Honestly I started this because Scott started it. Scott started it because he listened to something about it on Tim Ferriss and a bunch of people in his circles had been discussing it.

Ultimately, Tim didn’t really think this was a great idea over time and didn’t stick with it (at least according to his blog posts) . Me. I’m torn. I feel like it has given me the gift of more time. And, I actually like to run on an empty stomach.

What about weight?

This hasn’t really altered my weight much at all the way I see it. I weigh myself most days on my home scale and have a pretty narrow weight range. My typical range is 119 - 123 (see: Weight Chart)

The result. No real weight change this year. I'm at the high end of this right now, but still in the range. Ultimately this experiment for me was more about gaining time, preparing one less meal and to be perfectly honest just joining Scott in his endeavor. He had tried it for a few weeks on his own as the 3 of us sat for family breakfast. It was awkward at best and we were at the point where either he had to give it up or I had to join in.

Longer Fasting

I have a few coworkers who have started longer bouts of fasting. They are really finding it beneficial. Like days of not eating. One colleague was going to get her Covid vaccine and mentioned she hadn’t eaten in 5 or more days (I can’t remember how many days it was). The other routinely goes several days without eating. Tim Ferriss has endorsed that as well and does several multi-day fasts each year. Here’s where I am on that. I really like eating and I like the predictability of regular meals. That said, I think I could pull something like this off 2-3 times a year. It could help me when I have to do a colonoscopy some day and I’m all about planning ahead to avoid challenging situations.

Right now with both kids home I don’t think I’ll try it. I know how whiny I’d surely be and I don’t want to subject either of them to that. If it were just Scott and me I feel like we could manage the whining together. Plus, my friends who have done this have actually read about it and have bought into the idea. I have not. So, I’m sure that after a day or so I’d get so hungry I’d cave and be done with the experiment!

See the plan Tim Ferriss follows. It looks complicated enough that I’m not ready to even go beyond a skim read right now.

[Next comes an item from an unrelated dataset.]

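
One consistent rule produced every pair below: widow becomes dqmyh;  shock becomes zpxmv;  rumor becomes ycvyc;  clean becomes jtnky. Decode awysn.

topic

In widow: w→d is +7, i→q is +8, d→m is +9, o→y is +10 — the shift increases by 1 each position. Each letter shifts forward by (position + 7), i.e. 7, 8, 9, … — the shift grows by one for each successive letter.
Undoing it on awysn: a−7=t, w−8=o, y−9=p, s−10=i, n−11=c.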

This is a nice little summary of different fasting options. Basically Scott and I fall into the 16:8 category. Seems the easiest to me. And we skip weekends all together. Different Fasting Choices

In fact the weekend skip kind of reminds me of when we were first married. We were really into Men’s Health magazine and something we read in there recommended a cheat day. So we’d use that as our reason to eat a ridiculous amount of junk food one day a week. We were quite a pair at 25! Our Saturday activity back then was to sleep crazy late and then make cookies and later eat Chinese food. Now we get up at 5 EVERY DAY and our activity on a Saturday would be a long run or bike and a relaxing glass of wine by the fire pit.